CinémaSe souvenir de Jean-Luc Godard
La veille de sa mort volontaire, Jean-Luc Godard a bouclé un court métrage inédit de 18 minutes que la Cinémathèque est heureuse de présenter en première québécoise. Intitulé Scénarios (2024), il sera suivi du moyen métrage Exposé du film annonce du film « Scénario » (2024), tourné en 2021, dans lequel Godard expose son projet. À cette occasion, nous recevrons Fabrice Aragno, collaborateur du cinéaste depuis Notre musique (2004), et présenterons en 3D Adieu au langage (2014), œuvre majeure de sa période expérimentale, ainsi que le court métrage Les trois désastres (2013).
À l’instar de tous les films de réemploi de Jean-Luc Godard, Scénarios, qui restera comme l’ultime geste de cinéma, s’articule autour de l’idée de fragment. Le film est fragmenté, composé de deux chapitres (« ADN, éléments fondamentaux » et « IRM, odyssée »), mais surtout réutilise des extraits de vidéos et de films, leur assemblage formant un éblouissant maelstrom que des sons de scanners et de machines industrielles viennent agrémenter. Résultat : un bouillonnement de pensées, de pistes réflexives et d’éclats de montage, s’inscrivant dans la droite ligne des Histoire(s) du cinéma (1988-1998) et du Livre d’image (2018). Scénarios est aussi un film au-dessus duquel plane le spectre de la mort. Godard montre des scènes d’agonie et d’accidents mortels issues de toute l’histoire du cinéma, de Hawks à Rossellini en passant par ses propres films. Si sa voix tapisse l’ensemble du film, il n’apparaît en personne que vers la fin. Assis sur son lit, il semble prêt à s’allonger dans un cercueil imaginaire. Le cinéma serait-il l’art le plus à même de représenter le trépas ?
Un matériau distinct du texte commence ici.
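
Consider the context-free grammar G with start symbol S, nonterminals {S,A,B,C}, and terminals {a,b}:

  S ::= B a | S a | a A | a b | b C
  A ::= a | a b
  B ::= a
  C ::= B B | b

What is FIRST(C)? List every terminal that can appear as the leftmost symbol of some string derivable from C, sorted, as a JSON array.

FIRST iteration:
pass 1:
  A via A→a: +{a}
  B via B→a: +{a}
  C via C→B B: +{a}
  C via C→b: +{b}
  S via S→B a: +{a}
  S via S→b C: +{b}
  FIRST(S)={a,b}  FIRST(A)={a}  FIRST(B)={a}  FIRST(C)={a,b}
pass 2: (no change)
  FIRST(S)={a,b}  FIRST(A)={a}  FIRST(B)={a}  FIRST(C)={a,b}

FIRST(C) = ["a", "b"]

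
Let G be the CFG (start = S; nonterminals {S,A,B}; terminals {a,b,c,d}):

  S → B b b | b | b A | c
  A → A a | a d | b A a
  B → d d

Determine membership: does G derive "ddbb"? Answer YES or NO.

CNF form of G:
  S -> B X4 | T2 A | b | c
  A -> A T0 | T0 T1 | T2 X3
  B -> T1 T1
  T0 -> a
  T1 -> d
  T2 -> b
  X3 -> A T0
  X4 -> T2 T2

CYK fill:
  cell(0,0) d: {T1}  orig:{}
  cell(1,1) d: {T1}  orig:{}
  cell(2,2) b: {S,T2}  orig:{S}
  cell(3,3) b: {S,T2}  orig:{S}
  cell(0,1) dd: {B}
  cell(1,2) db: ∅
  cell(2,3) bb: {X4}  orig:{}
  cell(0,2) ddb: ∅
  cell(1,3) dbb: ∅
  cell(0,3) ddbb: {S}

S ∈ T[0,3] ⇒ YES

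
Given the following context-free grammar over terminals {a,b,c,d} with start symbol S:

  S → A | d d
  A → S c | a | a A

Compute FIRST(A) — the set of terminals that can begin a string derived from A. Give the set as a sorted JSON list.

FIRST sets, iterate to fixpoint:
pass 1:
  A via A→a: +{a}
  S via S→A: +{a}
  S via S→d d: +{d}
  FIRST(S)={a,d}  FIRST(A)={a}
pass 2:
  A via A→S c: +{d}
  FIRST(S)={a,d}  FIRST(A)={a,d}
pass 3: — fixpoint
  FIRST(S)={a,d}  FIRST(A)={a,d}

FIRST(A) = ["a", "d"]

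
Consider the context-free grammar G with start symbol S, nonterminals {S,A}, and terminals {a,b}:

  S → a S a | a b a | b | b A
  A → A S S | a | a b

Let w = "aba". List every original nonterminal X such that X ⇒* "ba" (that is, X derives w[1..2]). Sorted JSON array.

Convert to CNF:
  S -> T0 X3 | T0 X4 | T1 A | b
  A -> A X2 | T0 T1 | a
  T0 -> a
  T1 -> b
  X2 -> S S
  X3 -> S T0
  X4 -> T1 T0

CYK fill, restricted to cells inside w[1..2]:
  [1..1]={S,T1}  "b"  orig:{S}
  [2..2]={A,T0}  "a"  orig:{A}
  [1..2]={S,X3,X4}  "ba"  orig:{S}

Original NTs in T[1,2] deriving "ba": ["S"]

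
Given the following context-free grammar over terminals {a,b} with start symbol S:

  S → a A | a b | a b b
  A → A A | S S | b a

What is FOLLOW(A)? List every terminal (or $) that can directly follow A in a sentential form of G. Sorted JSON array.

Compute FIRST by fixpoint:
iter 1:
  A via A→b a: +{b}
  S via S→a A: +{a}
  FIRST(S)={a}  FIRST(A)={b}
iter 2:
  A via A→S S: +{a}
  FIRST(S)={a}  FIRST(A)={a,b}
iter 3: done
  FIRST(S)={a}  FIRST(A)={a,b}

Compute FOLLOW by fixpoint:
seed FOLLOW(S) with $
round 1:
  A→A A: FOLLOW(A) ⊇ FIRST(A) = {a,b}; new: +{a,b}
  A→S S: FOLLOW(S) ⊇ FIRST(S) = {a}; new: +{a}
  A→S S: FOLLOW(S) ⊇ FOLLOW(A) ⊇ {a,b}; new: +{b}
  S→a A: FOLLOW(A) ⊇ FOLLOW(S) ⊇ {$,a,b}; new: +{$}
  FOLLOW[S]={$,a,b}  FOLLOW[A]={$,a,b}
round 2: — fixpoint
  FOLLOW[S]={$,a,b}  FOLLOW[A]={$,a,b}

FOLLOW(A) = ["$", "a", "b"]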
Film annonce du film qui n’existera jamais : « Drôles de Guerres » (2023) nous l’a montré : Jean-Luc Godard aimait « storyboarder » ses films dans des carnets illustrés contenant citations, collages, pensées et peintures imprimées. En s’appuyant sur une démarche analogue à celle mise en œuvre dans Scénario du film « Passion » (1982), Exposé du film annonce du film « Scénario » montre JLG expliquer le film Scénarios (initialement conçu comme un long métrage en six parties) en parcourant le scrapbook. Un album qu’il égraine d’annotations et de dessins au fur et à mesure qu’il en tourne les pages. De sa voix chevrotante, il donne des indications tantôt sûres, tantôt incertaines. Ses mains, souvent cadrées en gros plan, nous guident au fil de sa pensée (« la vraie condition de l’Homme est de penser avec ses mains », entendait-on dans Le Livre d’image). Dans cet Exposé du film…, Godard offre plus que des bribes d’un film inachevé, il nous invite à imaginer, à rêver de Scénarios. Après tout, comme disait Pier Paolo Pasolini dans Le Décaméron (1971) : « Pourquoi réaliser une œuvre alors qu’il est si beau de la rêver ? »
En 2013, Jean-Luc Godard réalise le court métrage Les trois désastres, essai poétique et méditatif autour de l’impact des avancées technologiques sur la société et le cinéma. Il constitue un segment de 3x3D, assemblage de films courts réalisés en relief dont les deux autres signataires sont Peter Greenaway et Edgar Pêra. S’il développe, au sein du film, un discours hostile au numérique – « le numérique sera une dictature » dit-il de sa voix sépulcrale – il use de la technologie 3D en laborantin fou, s’adonnant à diverses expérimentations qu’il portera à son apogée dans Adieu au langage.
Dans ce film, Godard pousse la 3D dans ses retranchements, lui retire sa dimension spectaculaire et lui confère un caractère expérimental. L’outil tridimensionnel permet au cinéaste de proposer un regard alternatif sur la réalité, octroyant une profondeur inédite à des scènes du quotidien a priori banales. Comme dans Film Socialisme (2010), le cinéaste confronte la petite et la grande histoire. Une microfiction – un couple en proie à l’incommunicabilité, un chien dont le mutisme sert d’intercession… – croise des images d’archives, des extraits de films et des citations écrites ou prononcées, évoquant ce que le XXe siècle a connu de catastrophes, entre autres le nazisme. Critique d’une société technicienne qui fait fi du langage pour s’exprimer et dans laquelle les mots ont perdu leur sens, Adieu au langage s’impose comme un ludique laboratoire d’expérimentations formelles, et donne l’impression de nager dans un tableau impressionniste. Un film d’une densité exceptionnelle et d’une beauté à couper le souffle.